At Treasury questions recently, I asked ministers what they can do to reduce the burden of tax-based bureaucracy for small businesses in the East Midlands.
I was glad to hear the Financial Secretary to the Treasury report that the Government had delivered £272 million of reductions in administrative burdens between 2011 and 2015.
But we still have one of the largest tax codes in the world.
The more complicated our tax code is, the more it is tilted in favour of large corporations who are able to hire entire departments to demystify and take advantage of this nebulous web of regulations.
We need less taxation and simpler taxation to help our small business grow and thrive.
Another problem we’re trying to confront is the issue of fairer funding for Lincolnshire.
Despite improvement in recent years the fact remains that there is still a disparity in funding for primarily rural areas like ours when compared to larger metropolitan areas on a per head basis.

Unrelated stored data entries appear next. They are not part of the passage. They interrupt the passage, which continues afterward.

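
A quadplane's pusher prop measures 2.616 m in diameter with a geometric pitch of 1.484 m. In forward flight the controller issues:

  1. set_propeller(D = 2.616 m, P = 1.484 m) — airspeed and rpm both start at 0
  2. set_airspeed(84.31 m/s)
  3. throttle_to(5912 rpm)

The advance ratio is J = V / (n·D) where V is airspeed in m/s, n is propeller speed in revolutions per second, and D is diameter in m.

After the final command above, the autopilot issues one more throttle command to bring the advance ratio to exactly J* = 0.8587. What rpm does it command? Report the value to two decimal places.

set_propeller: D = 2.616 m, P = 1.484 m (p = P/D = 0.567278); state ← (V=0, rpm=0)
set_airspeed(84.31): V ← 84.31 m/s
throttle_to(5912): rpm ← 5912
final state: V = 84.31 m/s, rpm = 5912 → n = rpm/60 = 98.533333 rev/s
target J* = 0.8587; solve J* = V/(n·D) for n: n = V/(J*·D) = 84.31/(0.8587 × 2.616) = 37.531843 rev/s
rpm = 60·n = 2251.910558

rpm = 2251.91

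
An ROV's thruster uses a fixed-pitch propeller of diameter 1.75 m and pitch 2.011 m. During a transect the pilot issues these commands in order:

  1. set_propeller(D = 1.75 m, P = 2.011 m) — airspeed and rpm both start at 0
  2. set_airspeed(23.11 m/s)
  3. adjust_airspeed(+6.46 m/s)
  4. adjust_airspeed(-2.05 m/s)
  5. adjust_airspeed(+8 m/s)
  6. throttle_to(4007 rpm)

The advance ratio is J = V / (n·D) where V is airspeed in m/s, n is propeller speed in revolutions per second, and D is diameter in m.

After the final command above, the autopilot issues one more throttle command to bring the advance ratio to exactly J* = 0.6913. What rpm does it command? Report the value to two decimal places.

set_propeller: D = 1.75 m, P = 2.011 m (p = P/D = 1.149143); state ← (V=0, rpm=0)
set_airspeed(23.11): V ← 23.11 m/s
adjust_airspeed(+6.46): V ← 23.11 +6.46 = 29.57 m/s
adjust_airspeed(-2.05): V ← 29.57 -2.05 = 27.52 m/s
adjust_airspeed(+8): V ← 27.52 +8 = 35.52 m/s
throttle_to(4007): rpm ← 4007
final state: V = 35.52 m/s, rpm = 4007 → n = rpm/60 = 66.783333 rev/s
target J* = 0.6913; solve J* = V/(n·D) for n: n = V/(J*·D) = 35.52/(0.6913 × 1.75) = 29.360832 rev/s
rpm = 60·n = 1761.649894

rpm = 1761.65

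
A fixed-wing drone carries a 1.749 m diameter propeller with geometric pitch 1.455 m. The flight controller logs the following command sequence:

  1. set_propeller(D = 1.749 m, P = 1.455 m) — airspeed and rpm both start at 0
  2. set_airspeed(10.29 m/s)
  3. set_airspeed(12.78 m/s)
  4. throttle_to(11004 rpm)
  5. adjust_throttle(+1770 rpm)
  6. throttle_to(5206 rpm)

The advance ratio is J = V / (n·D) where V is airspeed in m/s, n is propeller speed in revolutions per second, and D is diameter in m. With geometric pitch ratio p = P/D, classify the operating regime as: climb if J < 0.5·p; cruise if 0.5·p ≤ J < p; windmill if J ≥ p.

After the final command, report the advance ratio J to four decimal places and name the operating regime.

set_propeller: D = 1.749 m, P = 1.455 m (p = P/D = 0.831904); state ← (V=0, rpm=0)
set_airspeed(10.29): V ← 10.29 m/s
set_airspeed(12.78): V ← 12.78 m/s
throttle_to(11004): rpm ← 11004
adjust_throttle(+1770): rpm ← 11004 +1770 = 12774
throttle_to(5206): rpm ← 5206
final state: V = 12.78 m/s, rpm = 5206 → n = rpm/60 = 86.766667 rev/s
J = V / (n·D) = 12.78 / (86.766667 × 1.749) = 0.084215
regime bands: climb J<0.4160 | cruise [0.4160, 0.8319) | windmill J≥0.8319
J = 0.0842 → climb

J = 0.0842, regime = climb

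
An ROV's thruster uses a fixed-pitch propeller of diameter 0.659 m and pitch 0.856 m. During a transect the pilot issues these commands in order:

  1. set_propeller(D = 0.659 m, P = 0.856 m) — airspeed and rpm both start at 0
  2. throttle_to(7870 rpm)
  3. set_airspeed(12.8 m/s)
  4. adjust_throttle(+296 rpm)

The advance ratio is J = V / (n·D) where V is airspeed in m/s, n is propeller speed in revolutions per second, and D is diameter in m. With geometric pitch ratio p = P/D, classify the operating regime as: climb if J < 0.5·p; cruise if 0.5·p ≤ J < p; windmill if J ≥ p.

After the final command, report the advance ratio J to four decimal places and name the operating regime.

set_propeller: D = 0.659 m, P = 0.856 m (p = P/D = 1.298938); state ← (V=0, rpm=0)
throttle_to(7870): rpm ← 7870
set_airspeed(12.8): V ← 12.8 m/s
adjust_throttle(+296): rpm ← 7870 +296 = 8166
final state: V = 12.8 m/s, rpm = 8166 → n = rpm/60 = 136.100000 rev/s
J = V / (n·D) = 12.8 / (136.100000 × 0.659) = 0.142714
regime bands: climb J<0.6495 | cruise [0.6495, 1.2989) | windmill J≥1.2989
J = 0.1427 → climb

J = 0.1427, regime = climb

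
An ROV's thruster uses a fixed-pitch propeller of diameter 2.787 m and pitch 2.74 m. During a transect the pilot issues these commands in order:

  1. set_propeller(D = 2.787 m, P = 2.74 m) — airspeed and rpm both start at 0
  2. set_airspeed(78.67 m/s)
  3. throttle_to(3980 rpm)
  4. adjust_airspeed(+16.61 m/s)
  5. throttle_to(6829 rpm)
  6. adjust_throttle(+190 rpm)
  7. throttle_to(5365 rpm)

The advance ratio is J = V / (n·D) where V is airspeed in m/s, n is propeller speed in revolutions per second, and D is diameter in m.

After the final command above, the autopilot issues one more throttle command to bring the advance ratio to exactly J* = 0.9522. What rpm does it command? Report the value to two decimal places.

set_propeller: D = 2.787 m, P = 2.74 m (p = P/D = 0.983136); state ← (V=0, rpm=0)
set_airspeed(78.67): V ← 78.67 m/s
throttle_to(3980): rpm ← 3980
adjust_airspeed(+16.61): V ← 78.67 +16.61 = 95.28 m/s
throttle_to(6829): rpm ← 6829
adjust_throttle(+190): rpm ← 6829 +190 = 7019
throttle_to(5365): rpm ← 5365
final state: V = 95.28 m/s, rpm = 5365 → n = rpm/60 = 89.416667 rev/s
target J* = 0.9522; solve J* = V/(n·D) for n: n = V/(J*·D) = 95.28/(0.9522 × 2.787) = 35.903485 rev/s
rpm = 60·n = 2154.209084

rpm = 2154.21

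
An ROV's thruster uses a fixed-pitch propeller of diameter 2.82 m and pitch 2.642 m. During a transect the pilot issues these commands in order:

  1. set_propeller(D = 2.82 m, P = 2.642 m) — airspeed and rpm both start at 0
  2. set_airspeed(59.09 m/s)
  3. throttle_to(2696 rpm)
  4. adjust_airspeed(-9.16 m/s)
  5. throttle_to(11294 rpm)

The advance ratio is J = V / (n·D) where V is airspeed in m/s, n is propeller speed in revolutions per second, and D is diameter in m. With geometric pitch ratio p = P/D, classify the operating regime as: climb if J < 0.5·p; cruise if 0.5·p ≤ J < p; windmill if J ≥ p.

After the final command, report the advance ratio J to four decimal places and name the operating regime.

set_propeller: D = 2.82 m, P = 2.642 m (p = P/D = 0.936879); state ← (V=0, rpm=0)
set_airspeed(59.09): V ← 59.09 m/s
throttle_to(2696): rpm ← 2696
adjust_airspeed(-9.16): V ← 59.09 -9.16 = 49.93 m/s
throttle_to(11294): rpm ← 11294
final state: V = 49.93 m/s, rpm = 11294 → n = rpm/60 = 188.233333 rev/s
J = V / (n·D) = 49.93 / (188.233333 × 2.82) = 0.094062
regime bands: climb J<0.4684 | cruise [0.4684, 0.9369) | windmill J≥0.9369
J = 0.0941 → climb

J = 0.0941, regime = climb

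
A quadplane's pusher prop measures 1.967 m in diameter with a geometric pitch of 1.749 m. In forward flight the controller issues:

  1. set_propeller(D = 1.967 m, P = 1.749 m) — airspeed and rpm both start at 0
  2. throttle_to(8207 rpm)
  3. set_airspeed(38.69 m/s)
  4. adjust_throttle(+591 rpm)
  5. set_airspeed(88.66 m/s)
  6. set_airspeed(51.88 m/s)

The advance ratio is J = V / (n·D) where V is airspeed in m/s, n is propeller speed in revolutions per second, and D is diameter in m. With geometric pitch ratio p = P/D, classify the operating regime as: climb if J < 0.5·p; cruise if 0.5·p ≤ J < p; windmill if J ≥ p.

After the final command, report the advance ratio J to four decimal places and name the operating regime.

J = 0.1799, regime = climb

set_propeller: D = 1.967 m, P = 1.749 m (p = P/D = 0.889171); state ← (V=0, rpm=0)
throttle_to(8207): rpm ← 8207
set_airspeed(38.69): V ← 38.69 m/s
adjust_throttle(+591): rpm ← 8207 +591 = 8798
set_airspeed(88.66): V ← 88.66 m/s
set_airspeed(51.88): V ← 51.88 m/s
final state: V = 51.88 m/s, rpm = 8798 → n = rpm/60 = 146.633333 rev/s
J = V / (n·D) = 51.88 / (146.633333 × 1.967) = 0.179872
regime bands: climb J<0.4446 | cruise [0.4446, 0.8892) | windmill J≥0.8892
J = 0.1799 → climb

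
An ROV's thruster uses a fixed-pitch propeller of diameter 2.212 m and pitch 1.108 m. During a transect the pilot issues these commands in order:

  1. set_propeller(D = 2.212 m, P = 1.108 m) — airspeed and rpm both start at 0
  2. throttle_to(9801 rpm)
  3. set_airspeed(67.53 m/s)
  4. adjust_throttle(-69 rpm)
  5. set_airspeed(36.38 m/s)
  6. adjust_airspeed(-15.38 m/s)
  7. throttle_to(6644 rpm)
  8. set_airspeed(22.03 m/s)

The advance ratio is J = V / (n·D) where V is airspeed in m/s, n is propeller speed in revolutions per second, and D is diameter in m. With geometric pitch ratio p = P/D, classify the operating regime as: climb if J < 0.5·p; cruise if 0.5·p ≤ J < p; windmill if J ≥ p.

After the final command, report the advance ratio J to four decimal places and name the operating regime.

set_propeller: D = 2.212 m, P = 1.108 m (p = P/D = 0.500904); state ← (V=0, rpm=0)
throttle_to(9801): rpm ← 9801
set_airspeed(67.53): V ← 67.53 m/s
adjust_throttle(-69): rpm ← 9801 -69 = 9732
set_airspeed(36.38): V ← 36.38 m/s
adjust_airspeed(-15.38): V ← 36.38 -15.38 = 21 m/s
throttle_to(6644): rpm ← 6644
set_airspeed(22.03): V ← 22.03 m/s
final state: V = 22.03 m/s, rpm = 6644 → n = rpm/60 = 110.733333 rev/s
J = V / (n·D) = 22.03 / (110.733333 × 2.212) = 0.089940
regime bands: climb J<0.2505 | cruise [0.2505, 0.5009) | windmill J≥0.5009
J = 0.0899 → climb

J = 0.0899, regime = climb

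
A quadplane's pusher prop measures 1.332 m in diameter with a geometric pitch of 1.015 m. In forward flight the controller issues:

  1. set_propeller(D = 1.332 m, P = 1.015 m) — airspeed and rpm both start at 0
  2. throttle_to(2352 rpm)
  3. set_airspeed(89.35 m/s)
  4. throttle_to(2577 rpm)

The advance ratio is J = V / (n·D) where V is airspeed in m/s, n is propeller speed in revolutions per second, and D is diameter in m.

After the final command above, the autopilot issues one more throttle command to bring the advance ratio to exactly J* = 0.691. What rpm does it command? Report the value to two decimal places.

rpm = 5824.57

set_propeller: D = 1.332 m, P = 1.015 m (p = P/D = 0.762012); state ← (V=0, rpm=0)
throttle_to(2352): rpm ← 2352
set_airspeed(89.35): V ← 89.35 m/s
throttle_to(2577): rpm ← 2577
final state: V = 89.35 m/s, rpm = 2577 → n = rpm/60 = 42.950000 rev/s
target J* = 0.691; solve J* = V/(n·D) for n: n = V/(J*·D) = 89.35/(0.691 × 1.332) = 97.076092 rev/s
rpm = 60·n = 5824.565521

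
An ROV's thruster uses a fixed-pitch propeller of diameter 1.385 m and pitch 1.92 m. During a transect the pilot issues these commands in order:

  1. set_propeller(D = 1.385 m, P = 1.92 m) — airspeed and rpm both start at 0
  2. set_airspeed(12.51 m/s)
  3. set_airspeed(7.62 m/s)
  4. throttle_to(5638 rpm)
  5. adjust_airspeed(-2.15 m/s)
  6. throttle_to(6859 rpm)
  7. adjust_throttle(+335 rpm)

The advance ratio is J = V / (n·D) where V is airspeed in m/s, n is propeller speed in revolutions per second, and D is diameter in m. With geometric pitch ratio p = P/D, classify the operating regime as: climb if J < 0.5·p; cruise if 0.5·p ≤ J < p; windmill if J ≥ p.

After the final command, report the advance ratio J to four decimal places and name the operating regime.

set_propeller: D = 1.385 m, P = 1.92 m (p = P/D = 1.386282); state ← (V=0, rpm=0)
set_airspeed(12.51): V ← 12.51 m/s
set_airspeed(7.62): V ← 7.62 m/s
throttle_to(5638): rpm ← 5638
adjust_airspeed(-2.15): V ← 7.62 -2.15 = 5.47 m/s
throttle_to(6859): rpm ← 6859
adjust_throttle(+335): rpm ← 6859 +335 = 7194
final state: V = 5.47 m/s, rpm = 7194 → n = rpm/60 = 119.900000 rev/s
J = V / (n·D) = 5.47 / (119.900000 × 1.385) = 0.032940
regime bands: climb J<0.6931 | cruise [0.6931, 1.3863) | windmill J≥1.3863
J = 0.0329 → climb

J = 0.0329, regime = climb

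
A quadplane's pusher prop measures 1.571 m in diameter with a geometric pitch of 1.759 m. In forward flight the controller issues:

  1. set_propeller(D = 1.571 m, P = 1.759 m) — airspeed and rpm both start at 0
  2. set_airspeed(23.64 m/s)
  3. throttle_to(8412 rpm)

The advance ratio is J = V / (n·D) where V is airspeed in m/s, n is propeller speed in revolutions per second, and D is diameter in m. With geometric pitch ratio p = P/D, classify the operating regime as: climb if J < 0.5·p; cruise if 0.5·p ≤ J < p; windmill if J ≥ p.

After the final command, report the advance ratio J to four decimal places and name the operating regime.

set_propeller: D = 1.571 m, P = 1.759 m (p = P/D = 1.119669); state ← (V=0, rpm=0)
set_airspeed(23.64): V ← 23.64 m/s
throttle_to(8412): rpm ← 8412
final state: V = 23.64 m/s, rpm = 8412 → n = rpm/60 = 140.200000 rev/s
J = V / (n·D) = 23.64 / (140.200000 × 1.571) = 0.107331
regime bands: climb J<0.5598 | cruise [0.5598, 1.1197) | windmill J≥1.1197
J = 0.1073 → climb

J = 0.1073, regime = climb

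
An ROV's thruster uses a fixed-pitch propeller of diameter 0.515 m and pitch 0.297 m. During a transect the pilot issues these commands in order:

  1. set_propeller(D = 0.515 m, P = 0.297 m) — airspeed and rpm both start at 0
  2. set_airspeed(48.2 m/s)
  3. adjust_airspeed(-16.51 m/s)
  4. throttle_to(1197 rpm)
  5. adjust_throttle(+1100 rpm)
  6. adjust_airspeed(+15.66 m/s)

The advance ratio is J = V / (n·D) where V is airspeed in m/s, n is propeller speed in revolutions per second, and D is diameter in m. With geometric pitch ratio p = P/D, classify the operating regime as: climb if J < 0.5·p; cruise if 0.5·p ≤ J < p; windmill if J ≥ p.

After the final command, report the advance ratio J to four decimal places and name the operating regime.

set_propeller: D = 0.515 m, P = 0.297 m (p = P/D = 0.576699); state ← (V=0, rpm=0)
set_airspeed(48.2): V ← 48.2 m/s
adjust_airspeed(-16.51): V ← 48.2 -16.51 = 31.69 m/s
throttle_to(1197): rpm ← 1197
adjust_throttle(+1100): rpm ← 1197 +1100 = 2297
adjust_airspeed(+15.66): V ← 31.69 +15.66 = 47.35 m/s
final state: V = 47.35 m/s, rpm = 2297 → n = rpm/60 = 38.283333 rev/s
J = V / (n·D) = 47.35 / (38.283333 × 0.515) = 2.401613
regime bands: climb J<0.2883 | cruise [0.2883, 0.5767) | windmill J≥0.5767
J = 2.4016 → windmill

J = 2.4016, regime = windmill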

We need to make sure our schools, infrastructure, and local services are adequately funded.
Given the huge debts incurred under the last Labour Government, it’s perfectly understandable that we have needed to tighten our belts in the past few years.
But this belt-tightening has to be shared equally around the country.
Recently I had the pleasure of meeting with the Communities and Local Government Secretary, Sajid Javid, along with fellow county MPs Matt Warman, Victoria Atkins, and Dr Caroline Johnson.
I’m glad that a more concerted effort is now being made to address this issue.
Elected representatives and officials from all levels of government here in Lincolnshire are coming together to urge the government to close this funding gap.
I have to admit I’ve been disappointed by the recent decision not to make a decision about renovating the Palace of Westminster.
This is a UNESCO World Heritage Site, not to mention one of the most important historic buildings in the whole United Kingdom.
It is an architectural wonder created through the genius of the architects Barry and Pugin.
Management consultants have created a plan for renovation that is needlessly expensive – for example building a new Commons chamber that would be permanent even though it would only be used temporarily while the Palace is being renovated.
I arranged for an independent architect to come in and look at their plans.
He figured out a new option that would deliver considerable savings and allow both the Lords and Commons to continue to meet in this historic place even while all the other offices and rooms were cleared out for renovation.
We were first told works would start in 2020 but now they have been pushed back until 2025.
Instead, I have argued that the Government should bring this works ahead rather than delay them.
We must make sure this architectural gem is preserved for future generations.